Monday, January 3, 2011

Mexican Wrestling Just Says No to Drugs

Happy New Year!  Welcome to 2011, and we'll start by blogging about this fun (and funny) piece from The Washington Post about "lucha libre," the Mexican professional wrestling satirized (immortalized?) in the 2006 Jack Black film Nacho Libre.


David McNew / Getty Images
(Yes, that "luchador" is dressed as a chicken.)
While "narcocultura" - the trappings and legends of dope-smuggling, gun-toting millionaire hillbillies such as Joaquin "El Chapo" Guzman - has penetrated every other element of Mexican pop culture, from movies and music to TV and religion, the masked lucha libre characters and their corny good-vs.-evil story lines have remained untouched.
"Perhaps the reason is that lucha is more innocent," said Sandra Granados, press deputy for the World Council of Lucha Libre, one of the main promoters.
But [Jorge] Chabat said: "It is probably because the government has told them they cannot.

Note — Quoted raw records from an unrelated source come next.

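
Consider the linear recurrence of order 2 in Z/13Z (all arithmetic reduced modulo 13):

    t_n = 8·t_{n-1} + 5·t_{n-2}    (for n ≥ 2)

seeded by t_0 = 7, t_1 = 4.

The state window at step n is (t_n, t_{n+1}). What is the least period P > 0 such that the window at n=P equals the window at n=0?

n=0: window = (7, 4)
n=1: window = (4, 2)
n=2: window = (2, 10)
n=3: window = (10, 12)
n=4: window = (12, 3)
n=5: window = (3, 6)
n=6: window = (6, 11)
n=7: window = (11, 1)
n=8: window = (1, 11)
n=9: window = (11, 2)
n=10: window = (2, 6)
n=11: window = (6, 6)
n=12: window = (6, 0)
n=13: window = (0, 4)
n=14: window = (4, 6)
n=15: window = (6, 3)
n=16: window = (3, 2)
n=17: window = (2, 5)
n=18: window = (5, 11)
n=19: window = (11, 9)
n=20: window = (9, 10)
n=21: window = (10, 8)
n=22: window = (8, 10)
n=23: window = (10, 3)
n=24: window = (3, 9)
n=25: window = (9, 9)
n=26: window = (9, 0)
n=27: window = (0, 6)
n=28: window = (6, 9)
n=29: window = (9, 11)
n=30: window = (11, 3)
n=31: window = (3, 1)
n=32: window = (1, 10)
n=33: window = (10, 7)
n=34: window = (7, 2)
n=35: window = (2, 12)
n=36: window = (12, 2)
n=37: window = (2, 11)
n=38: window = (11, 7)
n=39: window = (7, 7)
n=40: window = (7, 0)
…
n=54: window = (4, 0)
n=55: window = (0, 7)
n=56: window = (7, 4)
window at n=56 equals window at n=0 → period = 56

56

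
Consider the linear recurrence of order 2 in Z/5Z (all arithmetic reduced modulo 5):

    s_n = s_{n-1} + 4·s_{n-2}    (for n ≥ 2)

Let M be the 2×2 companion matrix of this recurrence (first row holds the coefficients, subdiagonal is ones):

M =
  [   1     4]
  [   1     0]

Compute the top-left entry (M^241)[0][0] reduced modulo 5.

(M^241)[0][0] is the top entry after applying M 241 times to the unit state (1, 0). Equivalently it is h_{242} for the auxiliary sequence (h_n) obeying the same recurrence with h_1 = 1 and h_i = 0 for 0 ≤ i < 1:
h_2 = 1·1 + 4·0 = 1
h_3 = 1·1 + 4·1 = 0
h_4 = 1·0 + 4·1 = 4
h_5 = 1·4 + 4·0 = 4
h_6 = 1·4 + 4·4 = 0
h_7 = 1·0 + 4·4 = 1
(h_6, h_7) = (0, 1) = (h_0, h_1), so the sequence has period 6.
242 ≡ 2 (mod 6), hence h_242 = h_2 = 1.

1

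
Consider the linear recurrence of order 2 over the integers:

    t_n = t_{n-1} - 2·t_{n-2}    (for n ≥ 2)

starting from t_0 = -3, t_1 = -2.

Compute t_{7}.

16

t_2 = 1·-2 + -2·-3 = 4
t_3 = 1·4 + -2·-2 = 8
t_4 = 1·8 + -2·4 = 0
t_5 = 1·0 + -2·8 = -16
t_6 = 1·-16 + -2·0 = -16
t_7 = 1·-16 + -2·-16 = 16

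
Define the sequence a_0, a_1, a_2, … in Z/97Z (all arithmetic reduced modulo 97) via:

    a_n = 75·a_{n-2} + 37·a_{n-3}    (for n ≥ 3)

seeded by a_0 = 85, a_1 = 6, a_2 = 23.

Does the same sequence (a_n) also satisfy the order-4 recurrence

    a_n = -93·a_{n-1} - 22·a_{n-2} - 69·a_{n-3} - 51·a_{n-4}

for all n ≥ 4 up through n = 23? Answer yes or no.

yes

Terms a_0..a_23: 85, 6, 23, 6, 7, 40, 68, 58, 81, 76, 73, 64, 42, 32, 86, 74, 68, 2, 78, 47, 7, 9, 33, 61
n=4: candidate gives 7, actual a_4 = 7 ✓
n=5: candidate gives 40, actual a_5 = 40 ✓
n=6: candidate gives 68, actual a_6 = 68 ✓
n=7: candidate gives 58, actual a_7 = 58 ✓
n=8: candidate gives 81, actual a_8 = 81 ✓
n=9: candidate gives 76, actual a_9 = 76 ✓
n=10: candidate gives 73, actual a_10 = 73 ✓
n=11: candidate gives 64, actual a_11 = 64 ✓
n=12: candidate gives 42, actual a_12 = 42 ✓
n=13: candidate gives 32, actual a_13 = 32 ✓
n=14: candidate gives 86, actual a_14 = 86 ✓
n=15: candidate gives 74, actual a_15 = 74 ✓
n=16: candidate gives 68, actual a_16 = 68 ✓
n=17: candidate gives 2, actual a_17 = 2 ✓
n=18: candidate gives 78, actual a_18 = 78 ✓
n=19: candidate gives 47, actual a_19 = 47 ✓
n=20: candidate gives 7, actual a_20 = 7 ✓
n=21: candidate gives 9, actual a_21 = 9 ✓
n=22: candidate gives 33, actual a_22 = 33 ✓
n=23: candidate gives 61, actual a_23 = 61 ✓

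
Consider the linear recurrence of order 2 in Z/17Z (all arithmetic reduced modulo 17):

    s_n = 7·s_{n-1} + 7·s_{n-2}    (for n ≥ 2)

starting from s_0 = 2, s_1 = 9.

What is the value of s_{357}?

0

s_2 = 7·9 + 7·2 = 9
s_3 = 7·9 + 7·9 = 7
s_4 = 7·7 + 7·9 = 10
s_5 = 7·10 + 7·7 = 0
s_6 = 7·0 + 7·10 = 2
s_7 = 7·2 + 7·0 = 14
s_8 = 7·14 + 7·2 = 10
s_9 = 7·10 + 7·14 = 15
s_10 = 7·15 + 7·10 = 5
s_11 = 7·5 + 7·15 = 4
s_12 = 7·4 + 7·5 = 12
s_13 = 7·12 + 7·4 = 10
s_14 = 7·10 + 7·12 = 1
s_15 = 7·1 + 7·10 = 9
s_16 = 7·9 + 7·1 = 2
s_17 = 7·2 + 7·9 = 9
(s_16, s_17) = (2, 9) = (s_0, s_1), so the sequence has period 16.
357 ≡ 5 (mod 16), hence s_357 = s_5 = 0.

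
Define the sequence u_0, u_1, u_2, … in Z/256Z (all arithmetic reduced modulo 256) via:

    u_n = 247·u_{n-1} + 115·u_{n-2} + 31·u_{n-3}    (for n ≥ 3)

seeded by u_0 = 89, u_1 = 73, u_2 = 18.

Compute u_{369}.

u_3 = 247·18 + 115·73 + 31·89 = 240
u_4 = 247·240 + 115·18 + 31·73 = 125
u_5 = 247·125 + 115·240 + 31·18 = 153
u_6 = 247·153 + 115·125 + 31·240 = 214
u_7 = 247·214 + 115·153 + 31·125 = 88
u_8 = 247·88 + 115·214 + 31·153 = 145
Continuing the recurrence:
  u_9 = 89;  u_10 = 170;  u_11 = 144;  u_12 = 21;  u_13 = 137;  u_14 = 14
  u_15 = 152;  u_16 = 137;  u_17 = 41;  u_18 = 130;  u_19 = 112;  u_20 = 109
  u_21 = 57;  u_22 = 134;  u_23 = 24;  u_24 = 65;  u_25 = 185;  u_26 = 154
  u_27 = 144;  u_28 = 133;  u_29 = 169;  u_30 = 62;  u_31 = 216;  u_32 = 185
  u_33 = 9;  u_34 = 242;  u_35 = 240;  u_36 = 93;  u_37 = 217;  u_38 = 54
  u_39 = 216;  u_40 = 241;  u_41 = 25;  u_42 = 138;  u_43 = 144;  u_44 = 245
  u_45 = 201;  u_46 = 110;  u_47 = 24;  u_48 = 233;  u_49 = 233;  u_50 = 98
  u_51 = 112;  u_52 = 77;  u_53 = 121;  u_54 = 230;  u_55 = 152;  u_56 = 161
  u_57 = 121;  u_58 = 122;  u_59 = 144;  u_60 = 101;  u_61 = 233;  u_62 = 158
  u_63 = 88;  u_64 = 25;  u_65 = 201;  u_66 = 210;  u_67 = 240;  u_68 = 61
  u_69 = 25;  u_70 = 150;  u_71 = 88;  u_72 = 81;  u_73 = 217;  u_74 = 106
  u_75 = 144;  u_76 = 213;  u_77 = 9;  u_78 = 206;  u_79 = 152;  u_80 = 73
  u_81 = 169;  u_82 = 66;  u_83 = 112;  u_84 = 45;  u_85 = 185;  u_86 = 70
  u_87 = 24;  u_88 = 1;  u_89 = 57;  u_90 = 90;  u_91 = 144;  u_92 = 69
  u_93 = 41;  u_94 = 254;  u_95 = 216;  u_96 = 121;  u_97 = 137;  u_98 = 178
  u_99 = 240;  u_100 = 29;  u_101 = 89;  u_102 = 246;  u_103 = 216;  u_104 = 177
  u_105 = 153;  u_106 = 74;  u_107 = 144;  u_108 = 181;  u_109 = 73;  u_110 = 46
  u_111 = 24;  u_112 = 169;  u_113 = 105;  u_114 = 34;  u_115 = 112;  u_116 = 13
  u_117 = 249;  u_118 = 166;  u_119 = 152;  u_120 = 97;  u_121 = 249;  u_122 = 58
  u_123 = 144;  u_124 = 37;  u_125 = 105;  u_126 = 94;  u_127 = 88;  u_128 = 217
  u_129 = 73;  u_130 = 146;  u_131 = 240;  u_132 = 253;  u_133 = 153;  u_134 = 86
  u_135 = 88;  u_136 = 17;  u_137 = 89;  u_138 = 42;  u_139 = 144;  u_140 = 149
  u_141 = 137;  u_142 = 142;  u_143 = 152;  u_144 = 9;  u_145 = 41;  u_146 = 2
  u_147 = 112;  u_148 = 237;  u_149 = 57;  u_150 = 6;  u_151 = 24;  u_152 = 193
  u_153 = 185;  u_154 = 26;  u_155 = 144;  u_156 = 5;  u_157 = 169;  u_158 = 190
  u_159 = 216;  u_160 = 57;  u_161 = 9;  u_162 = 114;  u_163 = 240;  u_164 = 221
  u_165 = 217;  u_166 = 182;  u_167 = 216;  u_168 = 113;  u_169 = 25;  u_170 = 10
  u_171 = 144;  u_172 = 117;  u_173 = 201;  u_174 = 238;  u_175 = 24;  u_176 = 105
  u_177 = 233;  u_178 = 226;  u_179 = 112;  u_180 = 205;  u_181 = 121;  u_182 = 102
  u_183 = 152;  u_184 = 33;  u_185 = 121;  u_186 = 250;  u_187 = 144;  u_188 = 229
  u_189 = 233;  u_190 = 30;  u_191 = 88;  u_192 = 153;  u_193 = 201;  u_194 = 82
  u_195 = 240;  u_196 = 189;  u_197 = 25;  u_198 = 22;  u_199 = 88;  u_200 = 209
  u_201 = 217;  u_202 = 234;  u_203 = 144;  u_204 = 85;  u_205 = 9;  u_206 = 78
  u_207 = 152;  u_208 = 201;  u_209 = 169;  u_210 = 194;  u_211 = 112;  u_212 = 173
  u_213 = 185;  u_214 = 198;  u_215 = 24;  u_216 = 129;  u_217 = 57;  u_218 = 218
  u_219 = 144;  u_220 = 197;  u_221 = 41;  u_222 = 126;  u_223 = 216;  u_224 = 249
  u_225 = 137;  u_226 = 50;  u_227 = 240;  u_228 = 157;  u_229 = 89;  u_230 = 118
  u_231 = 216;  u_232 = 49;  u_233 = 153;  u_234 = 202;  u_235 = 144;  u_236 = 53
  u_237 = 73;  u_238 = 174;  u_239 = 24;  u_240 = 41;  u_241 = 105;  u_242 = 162
  u_243 = 112;  u_244 = 141;  u_245 = 249;  u_246 = 38;  u_247 = 152;  u_248 = 225
  u_249 = 249;  u_250 = 186;  u_251 = 144;  u_252 = 165;  u_253 = 105;  u_254 = 222
  u_255 = 88;  u_256 = 89;  u_257 = 73;  u_258 = 18;  u_259 = 240;  u_260 = 125
  u_261 = 153;  u_262 = 214;  u_263 = 88;  u_264 = 145;  u_265 = 89;  u_266 = 170
  u_267 = 144;  u_268 = 21;  u_269 = 137;  u_270 = 14;  u_271 = 152;  u_272 = 137
  u_273 = 41;  u_274 = 130;  u_275 = 112;  u_276 = 109;  u_277 = 57;  u_278 = 134
  u_279 = 24;  u_280 = 65;  u_281 = 185;  u_282 = 154;  u_283 = 144;  u_284 = 133
  u_285 = 169;  u_286 = 62;  u_287 = 216;  u_288 = 185;  u_289 = 9;  u_290 = 242
  u_291 = 240;  u_292 = 93;  u_293 = 217;  u_294 = 54;  u_295 = 216;  u_296 = 241
  u_297 = 25;  u_298 = 138;  u_299 = 144;  u_300 = 245;  u_301 = 201;  u_302 = 110
  u_303 = 24;  u_304 = 233;  u_305 = 233;  u_306 = 98;  u_307 = 112;  u_308 = 77
  u_309 = 121;  u_310 = 230;  u_311 = 152;  u_312 = 161;  u_313 = 121;  u_314 = 122
  u_315 = 144;  u_316 = 101;  u_317 = 233;  u_318 = 158;  u_319 = 88;  u_320 = 25
  u_321 = 201;  u_322 = 210;  u_323 = 240;  u_324 = 61;  u_325 = 25;  u_326 = 150
  u_327 = 88;  u_328 = 81;  u_329 = 217;  u_330 = 106;  u_331 = 144;  u_332 = 213
  u_333 = 9;  u_334 = 206;  u_335 = 152;  u_336 = 73;  u_337 = 169;  u_338 = 66
  u_339 = 112;  u_340 = 45;  u_341 = 185;  u_342 = 70;  u_343 = 24;  u_344 = 1
  u_345 = 57;  u_346 = 90;  u_347 = 144;  u_348 = 69;  u_349 = 41;  u_350 = 254
  u_351 = 216;  u_352 = 121;  u_353 = 137;  u_354 = 178;  u_355 = 240;  u_356 = 29
  u_357 = 89;  u_358 = 246;  u_359 = 216;  u_360 = 177;  u_361 = 153;  u_362 = 74
  u_363 = 144;  u_364 = 181;  u_365 = 73;  u_366 = 46;  u_367 = 24
u_368 = 247·24 + 115·46 + 31·73 = 169
u_369 = 247·169 + 115·24 + 31·46 = 105

105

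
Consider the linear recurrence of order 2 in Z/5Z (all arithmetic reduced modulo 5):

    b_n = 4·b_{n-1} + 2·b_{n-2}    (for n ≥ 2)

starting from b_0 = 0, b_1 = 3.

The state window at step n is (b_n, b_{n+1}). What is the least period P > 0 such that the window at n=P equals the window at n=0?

n=0: window = (0, 3)
n=1: window = (3, 2)
n=2: window = (2, 4)
n=3: window = (4, 0)
n=4: window = (0, 3)
window at n=4 equals window at n=0 → period = 4

4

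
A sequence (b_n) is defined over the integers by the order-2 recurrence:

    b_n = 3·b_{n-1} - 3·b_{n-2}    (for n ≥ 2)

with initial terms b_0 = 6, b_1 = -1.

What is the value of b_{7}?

b_2 = 3·-1 + -3·6 = -21
b_3 = 3·-21 + -3·-1 = -60
b_4 = 3·-60 + -3·-21 = -117
b_5 = 3·-117 + -3·-60 = -171
b_6 = 3·-171 + -3·-117 = -162
b_7 = 3·-162 + -3·-171 = 27

27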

And I can understand why. I can't imagine a wrestling character called 'El Traficante' in the ring, or 'El Super Narco,' or 'the Assassin.' I can't imagine they would allow it." ...
"I really don't know how the public would react to a character representing the narcos. I don't know if they would cheer for them or boo them. They don't want to turn these guys into superheroes. What if the audiences really applaud?" 
That's the question, isn't it?  Read the whole thing -- it's a good read about how drug abuse and trafficking becomes (or doesn't become) part of a culture.  I've blogged before about how drug trafficking arguably has its own language and its own religion.  In Mexico, it appears that -- for now, at least -- the drug culture cannot claim pro wrestling as its own sport.